The Court of Session has ruled that the Scottish Government’s ban on public worship during the pandemic was unlawful.
The regulations which required churches to close across mainland Scotland had been challenged by 27 church leaders, supported by the Christian Legal Centre, who said the restrictions are a breach of their freedom of religion.
Court of Session judge Lord Braid agreed, ruling that the regulations “constitute a disproportionate interference” into people’s freedom to manifest their religious beliefs, and that they “went further than they were lawfully able to do”.
Lord Braid dismissed attempts by the Scottish Government to claim that places of worship had not really been closed since they could be used for foodbanks and other limited reasons.
The judge pointed out that churches were prevented from opening for their primary purpose of worship, and that it was ‘simplistic’ or “misleading” to suggest otherwise.
a disproportionate interference
He said: “It is no more correct to state that churches remain open because certain activities may be carried out there, than it would be to state that cinemas remain open because they are used as jury centres.”
He also agreed that while the regulations may not have been intended to criminalise worship, “the fact can hardly be denied that they may have that effect”, noting that anyone who opens a church, or gathers with others to worship, “would be committing a criminal offence”.
The Scottish Government had also claimed that people are not prevented from practising their religion because many churches have been able to conduct services online.
Lord Braid disagreed, stating that online services “are best viewed as an alternative to worship, rather than worship itself”, and that participating in some aspects of church activities, such as listening to prayer, preaching and teaching, from the solitude of a person’s home “does not amount to collective worship”.

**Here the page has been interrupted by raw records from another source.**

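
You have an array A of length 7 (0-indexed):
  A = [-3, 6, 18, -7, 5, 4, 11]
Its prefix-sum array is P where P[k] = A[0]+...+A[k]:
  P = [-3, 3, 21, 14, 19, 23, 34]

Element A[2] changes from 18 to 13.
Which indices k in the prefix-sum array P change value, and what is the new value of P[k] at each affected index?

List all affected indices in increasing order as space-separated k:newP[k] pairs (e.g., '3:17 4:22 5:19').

Answer: 2:16 3:9 4:14 5:18 6:29

Derivation:
P[k] = A[0] + ... + A[k]
P[k] includes A[2] iff k >= 2
Affected indices: 2, 3, ..., 6; delta = -5
  P[2]: 21 + -5 = 16
  P[3]: 14 + -5 = 9
  P[4]: 19 + -5 = 14
  P[5]: 23 + -5 = 18
  P[6]: 34 + -5 = 29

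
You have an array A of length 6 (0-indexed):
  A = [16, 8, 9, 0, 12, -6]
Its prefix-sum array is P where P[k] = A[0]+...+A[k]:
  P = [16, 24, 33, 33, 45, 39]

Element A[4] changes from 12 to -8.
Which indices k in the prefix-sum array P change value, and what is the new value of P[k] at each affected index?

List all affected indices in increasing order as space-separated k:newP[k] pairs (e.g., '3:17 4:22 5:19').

Answer: 4:25 5:19

Derivation:
P[k] = A[0] + ... + A[k]
P[k] includes A[4] iff k >= 4
Affected indices: 4, 5, ..., 5; delta = -20
  P[4]: 45 + -20 = 25
  P[5]: 39 + -20 = 19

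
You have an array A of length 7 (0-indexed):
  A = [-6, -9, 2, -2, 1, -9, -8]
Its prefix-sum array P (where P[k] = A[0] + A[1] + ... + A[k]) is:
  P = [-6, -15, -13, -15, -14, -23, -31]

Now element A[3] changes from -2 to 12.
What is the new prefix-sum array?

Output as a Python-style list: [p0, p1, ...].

Change: A[3] -2 -> 12, delta = 14
P[k] for k < 3: unchanged (A[3] not included)
P[k] for k >= 3: shift by delta = 14
  P[0] = -6 + 0 = -6
  P[1] = -15 + 0 = -15
  P[2] = -13 + 0 = -13
  P[3] = -15 + 14 = -1
  P[4] = -14 + 14 = 0
  P[5] = -23 + 14 = -9
  P[6] = -31 + 14 = -17

Answer: [-6, -15, -13, -1, 0, -9, -17]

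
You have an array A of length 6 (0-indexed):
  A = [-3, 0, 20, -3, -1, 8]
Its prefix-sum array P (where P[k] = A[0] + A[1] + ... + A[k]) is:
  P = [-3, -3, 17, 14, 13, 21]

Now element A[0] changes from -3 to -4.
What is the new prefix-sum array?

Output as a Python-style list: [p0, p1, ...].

Answer: [-4, -4, 16, 13, 12, 20]

Derivation:
Change: A[0] -3 -> -4, delta = -1
P[k] for k < 0: unchanged (A[0] not included)
P[k] for k >= 0: shift by delta = -1
  P[0] = -3 + -1 = -4
  P[1] = -3 + -1 = -4
  P[2] = 17 + -1 = 16
  P[3] = 14 + -1 = 13
  P[4] = 13 + -1 = 12
  P[5] = 21 + -1 = 20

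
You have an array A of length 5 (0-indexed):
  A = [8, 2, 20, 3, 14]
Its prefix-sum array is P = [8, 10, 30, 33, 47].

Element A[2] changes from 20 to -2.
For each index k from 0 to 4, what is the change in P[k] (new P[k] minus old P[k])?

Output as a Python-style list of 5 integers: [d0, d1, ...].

Element change: A[2] 20 -> -2, delta = -22
For k < 2: P[k] unchanged, delta_P[k] = 0
For k >= 2: P[k] shifts by exactly -22
Delta array: [0, 0, -22, -22, -22]

Answer: [0, 0, -22, -22, -22]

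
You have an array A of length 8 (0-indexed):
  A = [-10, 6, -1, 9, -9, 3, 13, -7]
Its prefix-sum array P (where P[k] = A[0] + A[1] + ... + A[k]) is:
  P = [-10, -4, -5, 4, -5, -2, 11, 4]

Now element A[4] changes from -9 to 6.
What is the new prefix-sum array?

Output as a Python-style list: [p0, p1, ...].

Change: A[4] -9 -> 6, delta = 15
P[k] for k < 4: unchanged (A[4] not included)
P[k] for k >= 4: shift by delta = 15
  P[0] = -10 + 0 = -10
  P[1] = -4 + 0 = -4
  P[2] = -5 + 0 = -5
  P[3] = 4 + 0 = 4
  P[4] = -5 + 15 = 10
  P[5] = -2 + 15 = 13
  P[6] = 11 + 15 = 26
  P[7] = 4 + 15 = 19

Answer: [-10, -4, -5, 4, 10, 13, 26, 19]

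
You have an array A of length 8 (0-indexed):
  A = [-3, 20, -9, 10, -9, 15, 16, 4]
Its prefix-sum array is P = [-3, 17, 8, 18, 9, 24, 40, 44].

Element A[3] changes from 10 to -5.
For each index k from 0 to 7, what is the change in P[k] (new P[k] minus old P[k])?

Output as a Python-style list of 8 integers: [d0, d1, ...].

Answer: [0, 0, 0, -15, -15, -15, -15, -15]

Derivation:
Element change: A[3] 10 -> -5, delta = -15
For k < 3: P[k] unchanged, delta_P[k] = 0
For k >= 3: P[k] shifts by exactly -15
Delta array: [0, 0, 0, -15, -15, -15, -15, -15]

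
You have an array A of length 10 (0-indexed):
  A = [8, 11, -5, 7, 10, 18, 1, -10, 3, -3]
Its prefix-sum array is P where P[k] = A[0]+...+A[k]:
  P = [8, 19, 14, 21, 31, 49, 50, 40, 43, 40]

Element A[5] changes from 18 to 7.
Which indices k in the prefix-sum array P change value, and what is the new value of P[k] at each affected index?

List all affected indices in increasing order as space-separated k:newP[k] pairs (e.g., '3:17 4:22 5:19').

Answer: 5:38 6:39 7:29 8:32 9:29

Derivation:
P[k] = A[0] + ... + A[k]
P[k] includes A[5] iff k >= 5
Affected indices: 5, 6, ..., 9; delta = -11
  P[5]: 49 + -11 = 38
  P[6]: 50 + -11 = 39
  P[7]: 40 + -11 = 29
  P[8]: 43 + -11 = 32
  P[9]: 40 + -11 = 29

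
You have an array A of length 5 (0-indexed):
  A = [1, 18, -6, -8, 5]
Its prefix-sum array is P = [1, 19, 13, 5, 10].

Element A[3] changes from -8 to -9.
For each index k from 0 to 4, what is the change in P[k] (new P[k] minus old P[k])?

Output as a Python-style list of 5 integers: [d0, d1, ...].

Element change: A[3] -8 -> -9, delta = -1
For k < 3: P[k] unchanged, delta_P[k] = 0
For k >= 3: P[k] shifts by exactly -1
Delta array: [0, 0, 0, -1, -1]

Answer: [0, 0, 0, -1, -1]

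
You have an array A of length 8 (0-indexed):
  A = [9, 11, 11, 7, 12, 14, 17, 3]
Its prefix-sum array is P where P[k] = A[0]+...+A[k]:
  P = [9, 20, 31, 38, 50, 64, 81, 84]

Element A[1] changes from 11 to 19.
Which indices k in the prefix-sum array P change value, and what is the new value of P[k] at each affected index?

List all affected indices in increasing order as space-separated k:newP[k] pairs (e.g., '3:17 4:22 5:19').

Answer: 1:28 2:39 3:46 4:58 5:72 6:89 7:92

Derivation:
P[k] = A[0] + ... + A[k]
P[k] includes A[1] iff k >= 1
Affected indices: 1, 2, ..., 7; delta = 8
  P[1]: 20 + 8 = 28
  P[2]: 31 + 8 = 39
  P[3]: 38 + 8 = 46
  P[4]: 50 + 8 = 58
  P[5]: 64 + 8 = 72
  P[6]: 81 + 8 = 89
  P[7]: 84 + 8 = 92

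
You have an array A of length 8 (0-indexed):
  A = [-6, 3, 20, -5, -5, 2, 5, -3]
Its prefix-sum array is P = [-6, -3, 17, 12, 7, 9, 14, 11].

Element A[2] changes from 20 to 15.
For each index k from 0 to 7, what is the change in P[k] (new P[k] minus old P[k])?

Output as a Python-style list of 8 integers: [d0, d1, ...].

Element change: A[2] 20 -> 15, delta = -5
For k < 2: P[k] unchanged, delta_P[k] = 0
For k >= 2: P[k] shifts by exactly -5
Delta array: [0, 0, -5, -5, -5, -5, -5, -5]

Answer: [0, 0, -5, -5, -5, -5, -5, -5]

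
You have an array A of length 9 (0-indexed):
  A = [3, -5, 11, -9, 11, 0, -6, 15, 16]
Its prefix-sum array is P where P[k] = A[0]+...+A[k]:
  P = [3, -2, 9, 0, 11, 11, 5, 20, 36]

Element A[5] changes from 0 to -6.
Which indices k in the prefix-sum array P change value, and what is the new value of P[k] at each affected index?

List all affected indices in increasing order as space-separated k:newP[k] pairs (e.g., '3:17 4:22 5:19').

Answer: 5:5 6:-1 7:14 8:30

Derivation:
P[k] = A[0] + ... + A[k]
P[k] includes A[5] iff k >= 5
Affected indices: 5, 6, ..., 8; delta = -6
  P[5]: 11 + -6 = 5
  P[6]: 5 + -6 = -1
  P[7]: 20 + -6 = 14
  P[8]: 36 + -6 = 30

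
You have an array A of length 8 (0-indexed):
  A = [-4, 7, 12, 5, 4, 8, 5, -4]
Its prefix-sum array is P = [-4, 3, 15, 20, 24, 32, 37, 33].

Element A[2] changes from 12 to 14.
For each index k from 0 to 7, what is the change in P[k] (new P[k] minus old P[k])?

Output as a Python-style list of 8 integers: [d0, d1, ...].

Element change: A[2] 12 -> 14, delta = 2
For k < 2: P[k] unchanged, delta_P[k] = 0
For k >= 2: P[k] shifts by exactly 2
Delta array: [0, 0, 2, 2, 2, 2, 2, 2]

Answer: [0, 0, 2, 2, 2, 2, 2, 2]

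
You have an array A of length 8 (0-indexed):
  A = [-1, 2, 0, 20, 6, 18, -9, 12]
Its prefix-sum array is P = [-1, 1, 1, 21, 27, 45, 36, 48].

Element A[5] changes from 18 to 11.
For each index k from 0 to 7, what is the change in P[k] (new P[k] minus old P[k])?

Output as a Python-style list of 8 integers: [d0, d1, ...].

Answer: [0, 0, 0, 0, 0, -7, -7, -7]

Derivation:
Element change: A[5] 18 -> 11, delta = -7
For k < 5: P[k] unchanged, delta_P[k] = 0
For k >= 5: P[k] shifts by exactly -7
Delta array: [0, 0, 0, 0, 0, -7, -7, -7]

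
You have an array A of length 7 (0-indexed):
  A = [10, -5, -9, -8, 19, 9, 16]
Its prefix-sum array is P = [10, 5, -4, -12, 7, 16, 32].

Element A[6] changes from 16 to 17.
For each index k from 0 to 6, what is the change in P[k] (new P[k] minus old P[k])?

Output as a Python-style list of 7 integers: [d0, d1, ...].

Answer: [0, 0, 0, 0, 0, 0, 1]

Derivation:
Element change: A[6] 16 -> 17, delta = 1
For k < 6: P[k] unchanged, delta_P[k] = 0
For k >= 6: P[k] shifts by exactly 1
Delta array: [0, 0, 0, 0, 0, 0, 1]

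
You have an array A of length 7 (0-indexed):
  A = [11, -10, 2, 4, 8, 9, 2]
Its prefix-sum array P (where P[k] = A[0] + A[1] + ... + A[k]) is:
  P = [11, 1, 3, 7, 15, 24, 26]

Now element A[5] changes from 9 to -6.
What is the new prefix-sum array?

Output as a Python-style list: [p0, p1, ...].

Change: A[5] 9 -> -6, delta = -15
P[k] for k < 5: unchanged (A[5] not included)
P[k] for k >= 5: shift by delta = -15
  P[0] = 11 + 0 = 11
  P[1] = 1 + 0 = 1
  P[2] = 3 + 0 = 3
  P[3] = 7 + 0 = 7
  P[4] = 15 + 0 = 15
  P[5] = 24 + -15 = 9
  P[6] = 26 + -15 = 11

Answer: [11, 1, 3, 7, 15, 9, 11]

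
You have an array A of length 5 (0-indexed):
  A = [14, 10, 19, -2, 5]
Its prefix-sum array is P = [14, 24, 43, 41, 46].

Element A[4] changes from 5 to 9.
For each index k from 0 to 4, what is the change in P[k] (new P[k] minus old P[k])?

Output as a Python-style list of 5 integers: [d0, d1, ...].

Answer: [0, 0, 0, 0, 4]

Derivation:
Element change: A[4] 5 -> 9, delta = 4
For k < 4: P[k] unchanged, delta_P[k] = 0
For k >= 4: P[k] shifts by exactly 4
Delta array: [0, 0, 0, 0, 4]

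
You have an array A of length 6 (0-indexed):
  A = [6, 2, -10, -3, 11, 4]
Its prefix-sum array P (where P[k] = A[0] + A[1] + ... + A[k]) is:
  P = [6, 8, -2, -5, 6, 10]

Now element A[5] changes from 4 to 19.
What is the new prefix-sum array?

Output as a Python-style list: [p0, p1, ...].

Answer: [6, 8, -2, -5, 6, 25]

Derivation:
Change: A[5] 4 -> 19, delta = 15
P[k] for k < 5: unchanged (A[5] not included)
P[k] for k >= 5: shift by delta = 15
  P[0] = 6 + 0 = 6
  P[1] = 8 + 0 = 8
  P[2] = -2 + 0 = -2
  P[3] = -5 + 0 = -5
  P[4] = 6 + 0 = 6
  P[5] = 10 + 15 = 25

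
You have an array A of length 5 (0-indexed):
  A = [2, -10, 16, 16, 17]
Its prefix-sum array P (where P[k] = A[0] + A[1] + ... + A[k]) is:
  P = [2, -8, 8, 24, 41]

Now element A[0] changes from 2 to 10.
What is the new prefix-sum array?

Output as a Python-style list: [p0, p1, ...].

Change: A[0] 2 -> 10, delta = 8
P[k] for k < 0: unchanged (A[0] not included)
P[k] for k >= 0: shift by delta = 8
  P[0] = 2 + 8 = 10
  P[1] = -8 + 8 = 0
  P[2] = 8 + 8 = 16
  P[3] = 24 + 8 = 32
  P[4] = 41 + 8 = 49

Answer: [10, 0, 16, 32, 49]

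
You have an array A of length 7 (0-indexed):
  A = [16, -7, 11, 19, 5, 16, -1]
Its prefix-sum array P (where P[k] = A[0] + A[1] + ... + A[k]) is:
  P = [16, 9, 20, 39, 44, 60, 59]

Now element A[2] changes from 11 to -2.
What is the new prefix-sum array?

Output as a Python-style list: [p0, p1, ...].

Change: A[2] 11 -> -2, delta = -13
P[k] for k < 2: unchanged (A[2] not included)
P[k] for k >= 2: shift by delta = -13
  P[0] = 16 + 0 = 16
  P[1] = 9 + 0 = 9
  P[2] = 20 + -13 = 7
  P[3] = 39 + -13 = 26
  P[4] = 44 + -13 = 31
  P[5] = 60 + -13 = 47
  P[6] = 59 + -13 = 46

Answer: [16, 9, 7, 26, 31, 47, 46]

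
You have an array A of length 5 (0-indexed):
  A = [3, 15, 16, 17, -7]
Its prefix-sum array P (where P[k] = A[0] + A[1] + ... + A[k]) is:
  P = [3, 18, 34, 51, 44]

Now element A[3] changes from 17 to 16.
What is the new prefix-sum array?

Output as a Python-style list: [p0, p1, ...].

Change: A[3] 17 -> 16, delta = -1
P[k] for k < 3: unchanged (A[3] not included)
P[k] for k >= 3: shift by delta = -1
  P[0] = 3 + 0 = 3
  P[1] = 18 + 0 = 18
  P[2] = 34 + 0 = 34
  P[3] = 51 + -1 = 50
  P[4] = 44 + -1 = 43

Answer: [3, 18, 34, 50, 43]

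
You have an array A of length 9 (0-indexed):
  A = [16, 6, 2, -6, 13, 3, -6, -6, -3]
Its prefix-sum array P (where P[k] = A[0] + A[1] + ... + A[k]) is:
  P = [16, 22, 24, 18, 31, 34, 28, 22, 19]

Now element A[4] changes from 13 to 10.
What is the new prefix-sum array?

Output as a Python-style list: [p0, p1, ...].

Change: A[4] 13 -> 10, delta = -3
P[k] for k < 4: unchanged (A[4] not included)
P[k] for k >= 4: shift by delta = -3
  P[0] = 16 + 0 = 16
  P[1] = 22 + 0 = 22
  P[2] = 24 + 0 = 24
  P[3] = 18 + 0 = 18
  P[4] = 31 + -3 = 28
  P[5] = 34 + -3 = 31
  P[6] = 28 + -3 = 25
  P[7] = 22 + -3 = 19
  P[8] = 19 + -3 = 16

Answer: [16, 22, 24, 18, 28, 31, 25, 19, 16]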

He added that “however many broadcasts or internet platforms may exist”, the closure of church buildings for public worship means Christians “are effectively prevented from practising or manifesting their religion”.
He said: “It is impossible to measure the effect of those restrictions on those who hold religious beliefs. It goes beyond mere loss of companionship and an inability to attend a lunch club.”
Revd Dr William Philip, minister of The Tron Church in Glasgow, led the church leaders in the case. He said the group is “very pleased” the judge had recognised how “essential” corporate worship is to Christians in Scotland.
He said: “From the outset we have recognised the serious decisions the Scottish Ministers had to take in response to the pandemic.
“However, its approach to banning and criminalising gathered church worship was clearly an over-reach and disproportionate and if this had gone unchallenged it would have set a very dangerous precedent.”
He continued: “However well intentioned, criminalising corporate worship has been both damaging and dangerous for Scotland, and must never happen again.
“There is an urgent need for a message beyond that of just health and safety: a message of hope and salvation, and Jesus Christ is the only hope that dispels all fear, death included.
“Now is the time as we begin to exit the current lockdown for the church in Scotland, and across the UK, to provide the spiritual leadership that is so desperately needed.”
A Roman Catholic priest, separately backed by Alliance Defending Freedom after joining the proceedings on his own initiative, said he was “overjoyed” at the result.
Canon Tom White said “the court has understood the essential need to protect not only the physical and material health of our society but also its spiritual needs and therefore overturned the disproportionate, unnecessary and now deemed illegal blanket ban on public worship”.
Churches are expected to reopen on 26 March. The Scottish Government made the announcement on 23 February after the legal case was given permission to proceed.